Entretanto, depois de implantado o ponto eletrônico, com o
uso de senha pessoal, o MPF comprovou que o denunciado fez diversas consultas
médicas, bem como um procedimento cirúrgico, todos privados, em horários que
conflitaram com a jornada de trabalho declarada perante o INSS. Ele deveria
cumprir uma jornada de trabalho de 8 horas diárias, sendo quatro horas para
cada vínculo funcional (das 7h às 11h e das 11h às 15h).
‘‘Assim, a inserção de informações inverídicas no registro
de frequência do INSS, a partir de outubro de 2009, apresenta relevância
jurídica, à medida em que o réu buscou ocultar da chefia o descumprimento da
jornada de trabalho a que estava obrigado. Tem-se, portanto, que as inserções
feitas pelo réu no registro de frequência do INSS nos meses de outubro e
novembro de 2009 [...] se subsumem ao delito do art. 299 do CP’’, concluiu, na
sentença, o juiz federal Leoberto Simão Schmitt Junior.

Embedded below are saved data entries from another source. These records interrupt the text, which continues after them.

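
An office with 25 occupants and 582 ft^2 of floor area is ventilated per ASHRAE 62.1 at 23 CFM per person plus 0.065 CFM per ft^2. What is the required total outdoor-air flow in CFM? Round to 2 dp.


Total = 25*23 + 582*0.065 = 612.83 CFM

612.83 CFM


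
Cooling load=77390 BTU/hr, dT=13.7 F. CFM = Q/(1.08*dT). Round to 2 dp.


CFM = 77390 / (1.08 * 13.7) = 5230.47

5230.47 CFM


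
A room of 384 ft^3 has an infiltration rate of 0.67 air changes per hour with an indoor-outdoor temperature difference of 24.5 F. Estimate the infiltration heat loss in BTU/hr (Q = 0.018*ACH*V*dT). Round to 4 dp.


Q = 0.018 * 0.67 * 384 * 24.5 = 113.4605 BTU/hr

113.4605 BTU/hr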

Como decorrência, ele condenou o réu à pena de 1,8 ano de reclusão
e multa, substituída por duas
restritivas de direitos (prestação de serviços à comunidade pelo tempo da
condenação e multa de R$ 10 mil). O réu, então, interpôs Apelação Criminal no
TRF-4, tentando reverter a condenação.
Recurso
O relator do recurso na 7ª Turma, desembargador federal
Sebastião Ogê Muniz, afirmou que, a exemplo de ações penais semelhantes, ficou
comprovado que o preenchimento das folhas de frequência, até outubro de 2009,
era realizado pro forma, sendo irrelevante para o controle da frequência dos
servidores. E mais: até a implantação do ponto eletrônico, a prestação dos
serviços pelos peritos médicos não era feita por carga horária, mas por
quantitativo de tarefa/perícias.
Muniz destacou que o réu, além da jornada flexibilizada, cumpria
expediente fora do INSS em razão do Programa de Educação Previdenciária. Também
ficou provado que, na época dos fatos, sequer havia espaço físico na agência
para que os peritos permanecessem em serviço durante a carga horária pretendida
pela acusação. Assim, no mês de transição inicial e também em novembro,
admitiu, podem ter ocorrido algumas ‘‘inconsistências’’.
Por fim, citou o parecer do representante do MPF com assento
na colegiado, que fez referência a outras ações penais idênticas. Para o procurador,
mesmo que o critério de controle de frequência tenha mudado com passar dos
anos, é inconcebível responsabilizar o servidor na esfera penal por uma prática
administrativa de conhecimento notório do público interno do órgão, tolerada
pela chefia.
Analisando um dos casos, o procurador da República
reconheceu que aqueles réus, de fato, exerceram atividade médica fora dos
domínios do INSS dentro do período de expediente declarado e registrado por
Folha de Registro de Comparecimento (FRC). ‘‘Ocorre, porém, que não há
tipicidade penal na conduta. Isto é, apesar de ser possível considerar como
infração administrativa (e mesmo esta conclusão é discutível), ela não é crime
de estelionato e nem de falsidade ideológica’’, encerrou. O acórdão, com
decisão unânime, foi lavrado na sessão do dia 23 de fevereiro.